Ponto final? Ah, tá…
A gente achando que a coisa ia engrenar… mas o Palmeiras (mesmo sem Felipe Melo no time e com ele afastado do elenco) conseguiu a proeza de, jogando muito menos do que gostaríamos que ele jogasse, ser eliminado também na Libertadores pelo fraco Barcelona-Guayaquil, e no Allianz. Não bastasse isso, o time somava 8 derrotas no Brasileirão, já tinha perdido a invencibilidade em sua casa, e praticamente dava adeus à disputa do título (matematicamente as chances existem, mas com 14 pontos atrás do líder, é muito improvável virar esse jogo), e tudo no prazo de um mês… com o agravante de, em pleno Allianz Parque, e logo após a eliminação na Libertadores, perder para a Chapecoense – que voltava de excursão(!!) pela Europa e Ásia (demos uma sacolada no SPFW depois, pra compensar os desgostos).

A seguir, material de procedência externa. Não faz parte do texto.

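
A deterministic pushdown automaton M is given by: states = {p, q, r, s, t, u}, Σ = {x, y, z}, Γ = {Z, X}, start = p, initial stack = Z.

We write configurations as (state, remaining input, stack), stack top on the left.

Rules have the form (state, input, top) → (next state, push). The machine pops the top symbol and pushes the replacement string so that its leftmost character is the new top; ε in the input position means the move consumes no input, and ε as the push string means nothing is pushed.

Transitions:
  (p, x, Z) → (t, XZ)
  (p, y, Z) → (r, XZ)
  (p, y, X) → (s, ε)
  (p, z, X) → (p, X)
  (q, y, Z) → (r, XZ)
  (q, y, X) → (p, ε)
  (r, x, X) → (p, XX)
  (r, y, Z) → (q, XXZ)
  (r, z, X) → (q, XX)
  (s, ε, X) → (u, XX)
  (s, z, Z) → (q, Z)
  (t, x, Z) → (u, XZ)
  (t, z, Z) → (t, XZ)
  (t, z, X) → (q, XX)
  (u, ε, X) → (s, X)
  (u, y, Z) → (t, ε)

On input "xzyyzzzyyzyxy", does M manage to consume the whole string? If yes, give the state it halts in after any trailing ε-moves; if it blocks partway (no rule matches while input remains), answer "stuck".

(p, xzyyzzzyyzyxy, Z)
  read x, top Z: go to t, push XZ → (t, zyyzzzyyzyxy, XZ)
  read z, top X: go to q, push XX → (q, yyzzzyyzyxy, XXZ)
  read y, top X: go to p, push ε → (p, yzzzyyzyxy, XZ)
  read y, top X: go to s, push ε → (s, zzzyyzyxy, Z)
  read z, top Z: go to q, push Z → (q, zzyyzyxy, Z)
No transition for (q, z, top Z); M blocks with input zzyyzyxy remaining.

stuck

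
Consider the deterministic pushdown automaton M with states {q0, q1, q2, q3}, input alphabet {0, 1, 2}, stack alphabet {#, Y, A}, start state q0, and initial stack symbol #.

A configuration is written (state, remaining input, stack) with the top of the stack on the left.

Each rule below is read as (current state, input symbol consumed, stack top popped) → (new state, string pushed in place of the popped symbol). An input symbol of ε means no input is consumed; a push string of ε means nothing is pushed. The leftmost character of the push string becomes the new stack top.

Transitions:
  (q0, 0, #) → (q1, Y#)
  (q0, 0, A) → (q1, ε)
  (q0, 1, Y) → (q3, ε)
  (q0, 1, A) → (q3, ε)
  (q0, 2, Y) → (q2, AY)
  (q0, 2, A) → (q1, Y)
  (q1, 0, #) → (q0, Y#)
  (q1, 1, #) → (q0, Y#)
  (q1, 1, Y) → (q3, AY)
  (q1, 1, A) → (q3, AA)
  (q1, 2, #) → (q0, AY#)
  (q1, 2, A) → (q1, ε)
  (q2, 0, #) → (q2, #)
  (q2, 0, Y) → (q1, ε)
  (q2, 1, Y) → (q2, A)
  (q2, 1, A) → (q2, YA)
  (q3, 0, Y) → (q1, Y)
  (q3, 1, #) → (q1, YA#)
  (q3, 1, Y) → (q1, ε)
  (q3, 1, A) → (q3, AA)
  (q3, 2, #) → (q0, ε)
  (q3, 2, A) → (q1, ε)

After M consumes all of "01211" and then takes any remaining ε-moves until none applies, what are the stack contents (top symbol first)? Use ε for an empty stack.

(q0, 01211, #)
  read 0, top #: go to q1, push Y# → (q1, 1211, Y#)
  read 1, top Y: go to q3, push AY → (q3, 211, AY#)
  read 2, top A: go to q1, push ε → (q1, 11, Y#)
  read 1, top Y: go to q3, push AY → (q3, 1, AY#)
  read 1, top A: go to q3, push AA → (q3, ε, AAY#)
All input consumed in state q3 with stack AAY#.

AAY#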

Felipe Melo, por sua vez, se valendo de direitos trabalhistas, acionou o Palmeiras na justiça…
Uma turbulência imensa e um prejuízo ao Palmeiras, que poderiam e deveriam ter sido evitados (eu acho). E nós ficávamos com a impressão que a coisa não ia ter fim… mas, e sempre tem um mas, depois de todos esses reveses, depois de todo mundo ter que fazer um ‘mea culpa’ a respeito do ano perdido, sabemos lá por quais caminhos, diretoria, técnico e jogador se acertaram, ou se propuseram a se tolerar (quem pode saber?)… e Felipe Melo foi reintegrado ao elenco.

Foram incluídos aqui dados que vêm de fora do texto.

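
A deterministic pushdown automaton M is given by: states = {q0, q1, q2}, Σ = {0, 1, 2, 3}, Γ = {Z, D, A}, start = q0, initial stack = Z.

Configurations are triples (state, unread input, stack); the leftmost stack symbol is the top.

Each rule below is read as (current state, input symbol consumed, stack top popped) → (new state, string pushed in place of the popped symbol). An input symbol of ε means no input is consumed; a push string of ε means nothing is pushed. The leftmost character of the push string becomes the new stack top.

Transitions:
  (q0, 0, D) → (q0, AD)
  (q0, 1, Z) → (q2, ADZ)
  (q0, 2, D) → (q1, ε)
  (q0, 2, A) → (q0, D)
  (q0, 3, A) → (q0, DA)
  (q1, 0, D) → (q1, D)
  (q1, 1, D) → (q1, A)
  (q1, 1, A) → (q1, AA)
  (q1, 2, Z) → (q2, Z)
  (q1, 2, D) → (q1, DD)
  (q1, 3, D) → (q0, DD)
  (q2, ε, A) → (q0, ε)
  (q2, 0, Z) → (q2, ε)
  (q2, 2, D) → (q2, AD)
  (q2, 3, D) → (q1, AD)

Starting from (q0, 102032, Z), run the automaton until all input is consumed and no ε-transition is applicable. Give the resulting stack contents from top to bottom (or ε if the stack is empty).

(q0, 102032, Z)
  read 1, top Z: go to q2, push ADZ → (q2, 02032, ADZ)
  ε-move, top A: go to q0, push ε → (q0, 02032, DZ)
  read 0, top D: go to q0, push AD → (q0, 2032, ADZ)
  read 2, top A: go to q0, push D → (q0, 032, DDZ)
  read 0, top D: go to q0, push AD → (q0, 32, ADDZ)
  read 3, top A: go to q0, push DA → (q0, 2, DADDZ)
  read 2, top D: go to q1, push ε → (q1, ε, ADDZ)
All input consumed in state q1 with stack ADDZ.

ADDZ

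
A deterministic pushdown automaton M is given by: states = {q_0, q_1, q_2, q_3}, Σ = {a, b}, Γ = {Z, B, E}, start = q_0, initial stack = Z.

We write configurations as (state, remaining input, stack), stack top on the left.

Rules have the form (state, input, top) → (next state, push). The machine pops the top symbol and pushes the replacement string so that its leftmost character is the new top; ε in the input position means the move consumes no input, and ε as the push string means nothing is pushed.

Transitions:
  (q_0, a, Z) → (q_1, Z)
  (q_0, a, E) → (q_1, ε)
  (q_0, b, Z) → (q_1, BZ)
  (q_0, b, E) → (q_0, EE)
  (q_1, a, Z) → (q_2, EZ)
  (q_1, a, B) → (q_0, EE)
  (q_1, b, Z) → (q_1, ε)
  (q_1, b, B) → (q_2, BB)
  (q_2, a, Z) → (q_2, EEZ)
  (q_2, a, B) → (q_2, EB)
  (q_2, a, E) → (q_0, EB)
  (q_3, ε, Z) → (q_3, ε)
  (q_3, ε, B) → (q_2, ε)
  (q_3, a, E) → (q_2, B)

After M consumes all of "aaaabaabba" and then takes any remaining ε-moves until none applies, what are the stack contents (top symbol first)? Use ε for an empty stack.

(q_0, aaaabaabba, Z) ⊢ (q_1, aaabaabba, Z) ⊢ (q_2, aabaabba, EZ) ⊢ (q_0, abaabba, EBZ) ⊢ (q_1, baabba, BZ) ⊢ (q_2, aabba, BBZ) ⊢ (q_2, abba, EBBZ) ⊢ (q_0, bba, EBBBZ) ⊢ (q_0, ba, EEBBBZ) ⊢ (q_0, a, EEEBBBZ) ⊢ (q_1, ε, EEBBBZ)
All input consumed in state q_1 with stack EEBBBZ.

EEBBBZ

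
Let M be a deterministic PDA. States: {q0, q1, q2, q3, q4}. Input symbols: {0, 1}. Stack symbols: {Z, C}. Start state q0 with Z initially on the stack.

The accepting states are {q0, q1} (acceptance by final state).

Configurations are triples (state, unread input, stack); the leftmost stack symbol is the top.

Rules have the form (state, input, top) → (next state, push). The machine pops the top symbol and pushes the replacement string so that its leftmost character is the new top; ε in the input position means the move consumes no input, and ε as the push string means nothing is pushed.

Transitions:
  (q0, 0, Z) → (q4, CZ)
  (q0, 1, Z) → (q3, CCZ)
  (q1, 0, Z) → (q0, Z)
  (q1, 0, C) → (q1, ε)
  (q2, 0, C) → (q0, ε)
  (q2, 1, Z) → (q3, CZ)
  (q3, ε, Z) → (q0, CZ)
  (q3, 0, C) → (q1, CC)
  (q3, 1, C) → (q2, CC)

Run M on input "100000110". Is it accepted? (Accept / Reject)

Accept

(q0, 100000110, Z)
  read 1, top Z: go to q3, push CCZ → (q3, 00000110, CCZ)
  read 0, top C: go to q1, push CC → (q1, 0000110, CCCZ)
  read 0, top C: go to q1, push ε → (q1, 000110, CCZ)
  read 0, top C: go to q1, push ε → (q1, 00110, CZ)
  read 0, top C: go to q1, push ε → (q1, 0110, Z)
  read 0, top Z: go to q0, push Z → (q0, 110, Z)
  read 1, top Z: go to q3, push CCZ → (q3, 10, CCZ)
  read 1, top C: go to q2, push CC → (q2, 0, CCCZ)
  read 0, top C: go to q0, push ε → (q0, ε, CCZ)
All input consumed; state q0 ∈ F.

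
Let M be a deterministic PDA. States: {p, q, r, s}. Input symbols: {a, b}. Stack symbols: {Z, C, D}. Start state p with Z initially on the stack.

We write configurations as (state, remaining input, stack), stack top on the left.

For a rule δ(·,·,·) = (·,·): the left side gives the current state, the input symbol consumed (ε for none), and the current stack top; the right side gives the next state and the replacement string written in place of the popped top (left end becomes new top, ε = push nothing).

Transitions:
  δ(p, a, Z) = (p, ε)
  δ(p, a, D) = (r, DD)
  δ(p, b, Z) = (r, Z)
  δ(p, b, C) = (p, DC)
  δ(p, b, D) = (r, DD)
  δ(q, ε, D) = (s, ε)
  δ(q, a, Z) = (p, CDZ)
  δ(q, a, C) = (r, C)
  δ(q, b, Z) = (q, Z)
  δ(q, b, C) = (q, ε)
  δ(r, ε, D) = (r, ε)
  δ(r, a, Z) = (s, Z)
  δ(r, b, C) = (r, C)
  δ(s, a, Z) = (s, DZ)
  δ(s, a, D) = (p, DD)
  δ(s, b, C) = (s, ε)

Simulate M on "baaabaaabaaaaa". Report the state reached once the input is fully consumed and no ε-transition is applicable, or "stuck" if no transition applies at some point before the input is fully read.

s

(p, baaabaaabaaaaa, Z)
  read b, top Z: go to r, push Z → (r, aaabaaabaaaaa, Z)
  read a, top Z: go to s, push Z → (s, aabaaabaaaaa, Z)
  read a, top Z: go to s, push DZ → (s, abaaabaaaaa, DZ)
  read a, top D: go to p, push DD → (p, baaabaaaaa, DDZ)
  read b, top D: go to r, push DD → (r, aaabaaaaa, DDDZ)
  ε-move, top D: go to r, push ε → (r, aaabaaaaa, DDZ)
  ε-move, top D: go to r, push ε → (r, aaabaaaaa, DZ)
  ε-move, top D: go to r, push ε → (r, aaabaaaaa, Z)
  read a, top Z: go to s, push Z → (s, aabaaaaa, Z)
  read a, top Z: go to s, push DZ → (s, abaaaaa, DZ)
  read a, top D: go to p, push DD → (p, baaaaa, DDZ)
  read b, top D: go to r, push DD → (r, aaaaa, DDDZ)
  ε-move, top D: go to r, push ε → (r, aaaaa, DDZ)
  ε-move, top D: go to r, push ε → (r, aaaaa, DZ)
  ε-move, top D: go to r, push ε → (r, aaaaa, Z)
  read a, top Z: go to s, push Z → (s, aaaa, Z)
  read a, top Z: go to s, push DZ → (s, aaa, DZ)
  read a, top D: go to p, push DD → (p, aa, DDZ)
  read a, top D: go to r, push DD → (r, a, DDDZ)
  ε-move, top D: go to r, push ε → (r, a, DDZ)
  ε-move, top D: go to r, push ε → (r, a, DZ)
  ε-move, top D: go to r, push ε → (r, a, Z)
  read a, top Z: go to s, push Z → (s, ε, Z)
All input consumed; M is in state s.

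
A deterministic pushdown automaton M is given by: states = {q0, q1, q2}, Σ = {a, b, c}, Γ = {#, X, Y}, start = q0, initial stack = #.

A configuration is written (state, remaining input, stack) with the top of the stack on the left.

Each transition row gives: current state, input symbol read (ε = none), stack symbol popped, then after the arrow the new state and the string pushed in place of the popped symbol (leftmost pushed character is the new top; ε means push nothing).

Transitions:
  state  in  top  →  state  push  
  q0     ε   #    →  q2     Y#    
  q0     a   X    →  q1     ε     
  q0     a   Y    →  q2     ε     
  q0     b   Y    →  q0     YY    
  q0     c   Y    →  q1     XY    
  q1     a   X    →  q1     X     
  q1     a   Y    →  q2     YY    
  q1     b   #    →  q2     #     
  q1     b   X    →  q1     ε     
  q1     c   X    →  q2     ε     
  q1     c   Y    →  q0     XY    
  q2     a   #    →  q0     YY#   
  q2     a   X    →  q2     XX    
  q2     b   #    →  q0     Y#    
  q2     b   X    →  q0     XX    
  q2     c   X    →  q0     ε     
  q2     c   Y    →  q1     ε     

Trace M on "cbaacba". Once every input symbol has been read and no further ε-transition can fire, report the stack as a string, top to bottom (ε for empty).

(q0, cbaacba, #)
  ε-move, top #: go to q2, push Y# → (q2, cbaacba, Y#)
  read c, top Y: go to q1, push ε → (q1, baacba, #)
  read b, top #: go to q2, push # → (q2, aacba, #)
  read a, top #: go to q0, push YY# → (q0, acba, YY#)
  read a, top Y: go to q2, push ε → (q2, cba, Y#)
  read c, top Y: go to q1, push ε → (q1, ba, #)
  read b, top #: go to q2, push # → (q2, a, #)
  read a, top #: go to q0, push YY# → (q0, ε, YY#)
All input consumed in state q0 with stack YY#.

YY#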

E, na segunda-feira, na coletiva pós reintegração, Felipe Melo, mesmo com uma postura arrogante, reconheceu que errou e disse que isso serviu de aprendizado, admitiu que se retratou com todos, disse que falou para o técnico que não pensa aquelas coisas dele de verdade, ou seja, se desculpou (do jeito torto dele, mas o fez), e voltou a treinar. Cuca, por sua vez, já tinha dito antes que não quer prejudicar o Palmeiras , não quer prejudicar ninguém.

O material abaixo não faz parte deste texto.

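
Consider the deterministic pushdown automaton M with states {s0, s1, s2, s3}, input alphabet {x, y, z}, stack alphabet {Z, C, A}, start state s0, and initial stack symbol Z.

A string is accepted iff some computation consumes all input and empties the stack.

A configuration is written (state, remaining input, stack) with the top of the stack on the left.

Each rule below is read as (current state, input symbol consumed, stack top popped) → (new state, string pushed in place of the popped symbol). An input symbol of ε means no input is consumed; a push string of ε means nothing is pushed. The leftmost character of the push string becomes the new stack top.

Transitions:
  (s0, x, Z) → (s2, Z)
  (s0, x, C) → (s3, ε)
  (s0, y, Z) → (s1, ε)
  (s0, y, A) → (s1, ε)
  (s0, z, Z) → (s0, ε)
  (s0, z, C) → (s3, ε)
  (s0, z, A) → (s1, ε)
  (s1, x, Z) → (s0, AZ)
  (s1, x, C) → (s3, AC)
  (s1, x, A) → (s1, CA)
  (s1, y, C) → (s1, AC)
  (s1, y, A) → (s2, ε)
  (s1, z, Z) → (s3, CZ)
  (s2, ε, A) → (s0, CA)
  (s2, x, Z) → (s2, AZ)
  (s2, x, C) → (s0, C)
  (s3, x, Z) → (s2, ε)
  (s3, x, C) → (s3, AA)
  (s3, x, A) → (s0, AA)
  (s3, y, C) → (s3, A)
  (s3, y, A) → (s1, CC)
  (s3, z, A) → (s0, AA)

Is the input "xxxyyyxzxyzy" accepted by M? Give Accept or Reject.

(s0, xxxyyyxzxyzy, Z) ⊢ (s2, xxyyyxzxyzy, Z) ⊢ (s2, xyyyxzxyzy, AZ) ⊢ (s0, xyyyxzxyzy, CAZ) ⊢ (s3, yyyxzxyzy, AZ) ⊢ (s1, yyxzxyzy, CCZ) ⊢ (s1, yxzxyzy, ACCZ) ⊢ (s2, xzxyzy, CCZ) ⊢ (s0, zxyzy, CCZ) ⊢ (s3, xyzy, CZ) ⊢ (s3, yzy, AAZ) ⊢ (s1, zy, CCAZ)
No transition applies at (s1, zy, CCAZ); input not fully consumed.

Reject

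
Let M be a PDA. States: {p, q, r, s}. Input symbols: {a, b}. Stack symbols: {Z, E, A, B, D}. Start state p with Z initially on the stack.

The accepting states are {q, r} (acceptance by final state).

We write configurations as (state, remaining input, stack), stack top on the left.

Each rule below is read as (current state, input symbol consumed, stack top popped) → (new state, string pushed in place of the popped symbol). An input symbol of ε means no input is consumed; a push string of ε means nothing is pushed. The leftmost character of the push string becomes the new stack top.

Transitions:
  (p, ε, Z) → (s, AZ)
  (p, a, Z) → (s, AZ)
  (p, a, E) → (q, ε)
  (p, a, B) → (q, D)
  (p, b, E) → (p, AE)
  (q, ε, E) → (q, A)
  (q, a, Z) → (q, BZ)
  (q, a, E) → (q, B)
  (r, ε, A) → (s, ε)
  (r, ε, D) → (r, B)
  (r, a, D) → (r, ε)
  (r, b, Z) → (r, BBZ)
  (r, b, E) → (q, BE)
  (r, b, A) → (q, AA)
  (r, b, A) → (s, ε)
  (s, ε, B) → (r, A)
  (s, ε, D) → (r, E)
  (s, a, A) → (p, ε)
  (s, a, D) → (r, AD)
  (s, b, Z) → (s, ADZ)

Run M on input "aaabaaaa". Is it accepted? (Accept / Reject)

Reject

No computation consumes all input and reaches a final state.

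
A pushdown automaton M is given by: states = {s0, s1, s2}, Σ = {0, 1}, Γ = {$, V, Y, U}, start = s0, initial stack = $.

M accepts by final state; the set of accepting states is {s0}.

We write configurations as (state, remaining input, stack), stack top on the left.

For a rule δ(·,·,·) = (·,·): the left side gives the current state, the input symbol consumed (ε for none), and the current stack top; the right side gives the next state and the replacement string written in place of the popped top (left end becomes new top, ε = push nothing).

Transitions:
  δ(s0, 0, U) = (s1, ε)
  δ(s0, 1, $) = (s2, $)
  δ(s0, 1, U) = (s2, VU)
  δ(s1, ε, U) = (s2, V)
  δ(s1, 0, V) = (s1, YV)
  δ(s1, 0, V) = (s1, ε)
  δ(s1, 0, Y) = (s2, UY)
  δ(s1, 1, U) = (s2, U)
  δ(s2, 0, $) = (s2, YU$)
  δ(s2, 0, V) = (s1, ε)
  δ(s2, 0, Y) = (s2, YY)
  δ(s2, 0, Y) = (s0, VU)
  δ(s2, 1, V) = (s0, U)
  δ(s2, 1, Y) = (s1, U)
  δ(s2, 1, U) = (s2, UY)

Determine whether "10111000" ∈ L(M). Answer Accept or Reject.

Reject

No computation consumes all input and reaches a final state.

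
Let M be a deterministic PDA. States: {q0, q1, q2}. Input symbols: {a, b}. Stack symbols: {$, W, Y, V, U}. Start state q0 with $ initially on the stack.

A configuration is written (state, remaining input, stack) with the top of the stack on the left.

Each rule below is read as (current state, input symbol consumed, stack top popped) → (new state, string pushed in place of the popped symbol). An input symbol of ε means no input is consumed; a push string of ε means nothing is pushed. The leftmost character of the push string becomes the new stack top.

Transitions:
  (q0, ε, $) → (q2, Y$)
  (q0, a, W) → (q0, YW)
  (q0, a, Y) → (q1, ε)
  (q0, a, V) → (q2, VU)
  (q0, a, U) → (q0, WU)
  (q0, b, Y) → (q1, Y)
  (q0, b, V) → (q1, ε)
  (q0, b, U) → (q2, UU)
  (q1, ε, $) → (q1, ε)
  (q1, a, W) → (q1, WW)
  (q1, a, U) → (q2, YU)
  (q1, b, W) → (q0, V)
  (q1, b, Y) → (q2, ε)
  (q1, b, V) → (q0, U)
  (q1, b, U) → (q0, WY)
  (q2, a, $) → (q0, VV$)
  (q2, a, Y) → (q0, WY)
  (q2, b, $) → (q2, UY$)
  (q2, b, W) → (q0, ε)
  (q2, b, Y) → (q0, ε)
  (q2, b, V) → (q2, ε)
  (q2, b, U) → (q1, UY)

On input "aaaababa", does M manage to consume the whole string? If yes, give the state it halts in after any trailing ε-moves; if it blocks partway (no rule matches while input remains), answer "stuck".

(q0, aaaababa, $)
  ε-move, top $: go to q2, push Y$ → (q2, aaaababa, Y$)
  read a, top Y: go to q0, push WY → (q0, aaababa, WY$)
  read a, top W: go to q0, push YW → (q0, aababa, YWY$)
  read a, top Y: go to q1, push ε → (q1, ababa, WY$)
  read a, top W: go to q1, push WW → (q1, baba, WWY$)
  read b, top W: go to q0, push V → (q0, aba, VWY$)
  read a, top V: go to q2, push VU → (q2, ba, VUWY$)
  read b, top V: go to q2, push ε → (q2, a, UWY$)
No transition for (q2, a, top U); M blocks with input a remaining.

stuck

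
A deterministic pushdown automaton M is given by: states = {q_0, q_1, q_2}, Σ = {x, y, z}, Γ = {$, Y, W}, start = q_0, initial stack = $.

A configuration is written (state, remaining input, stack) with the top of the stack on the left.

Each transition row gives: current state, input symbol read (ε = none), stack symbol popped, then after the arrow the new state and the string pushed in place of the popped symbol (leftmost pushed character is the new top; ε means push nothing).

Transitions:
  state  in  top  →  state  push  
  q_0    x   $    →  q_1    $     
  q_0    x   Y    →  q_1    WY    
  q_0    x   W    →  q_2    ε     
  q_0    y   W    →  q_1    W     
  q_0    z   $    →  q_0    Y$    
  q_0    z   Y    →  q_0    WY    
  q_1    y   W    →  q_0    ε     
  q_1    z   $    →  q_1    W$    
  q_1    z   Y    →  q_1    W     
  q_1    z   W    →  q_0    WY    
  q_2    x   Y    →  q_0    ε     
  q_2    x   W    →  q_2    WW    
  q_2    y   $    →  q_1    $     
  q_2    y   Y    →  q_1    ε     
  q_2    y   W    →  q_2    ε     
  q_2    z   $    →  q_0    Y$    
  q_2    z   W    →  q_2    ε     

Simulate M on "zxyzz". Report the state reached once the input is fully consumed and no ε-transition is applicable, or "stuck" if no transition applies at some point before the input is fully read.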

Eu achei bom que ele tenha voltado. Primeiro, pelo Palmeiras, que ia ter problemas legais e financeiros com as consequências desse afastamento. Segundo, pelo futebol do time mesmo. Apesar de faltar humildade a FM nas entrevistas (agora é hora de ele baixar um pouco a bola fora das quatro linhas), são os números que ele tinha quando estava jogando, o comprometimento e a raça que tinha em campo, que interessam. Apesar de todos os pesares e apesares, não penso que ele seja um jogador dispensável do nosso elenco. Ele é um bom jogador, tem qualidade, é inteligente, e isso vem antes do “ser bonzinho”… Bonzinho, humilde, que “não tem boca pra nada”, é o ‘Caramujo’, mas nenhum palmeirense quer ele no time, não é?
No entanto, espero que Felipe Melo saiba medir bem as palavras daqui pra frente, saiba ser mesmo um exemplo para os mais jovens, saiba ser uma pessoa mais fácil de se lidar fora de campo, mais generosa com as demais. Ele vai precisar se policiar em relação às suas atitudes, e se relacionar com o técnico (e com o elenco) da melhor maneira possível – e o técnico com ele.
Se essa volta vai ser boa ou ruim, não sabemos… só o tempo dirá. Vai depender muito da boa vontade e empenho dos dois lados nessa história, vai depender do pulso firme dos dirigentes. Se Felipe Melo vai voltar a ser relacionado, também é outra incógnita.
E não espero outra coisa de Cuca e de Felipe Melo que não seja atitude de homens, como essa que tiveram agora ao acertarem a reintegração mesmo tendo que passar por cima de tantas coisas; não espero outra coisa que não seja o trabalho sério, profissional e em proveito do Palmeiras, tendo como prioridade só o Palmeiras. Palmeiras, que é o único motivo de os dois estarem ali, trabalhando juntos. No futuro, eles não estarão mais aqui, no entanto, tudo de bom que fizerem, que conquistarem no clube, ficarão com o Palmeiras , e com eles também, pra sempre.
Tomara que o tempo suavize as cicatrizes, tomara que o Palmeiras retome o rumo do qual não deveria ter se desviado… tomara que o Pitbull tenha crescido e aprendido mesmo com o que aconteceu, tomara o Cuca acerte o esquema de jogo, tomara amanhã seja muito melhor pra nós todos do que foi nesses últimos meses… tomara o Palmeiras possa estar em paz.
Ao trabalho, Verdão! Nosso ano ainda não acabou… e terminar o campeonato no G4 é ponto de honra pra todos nós.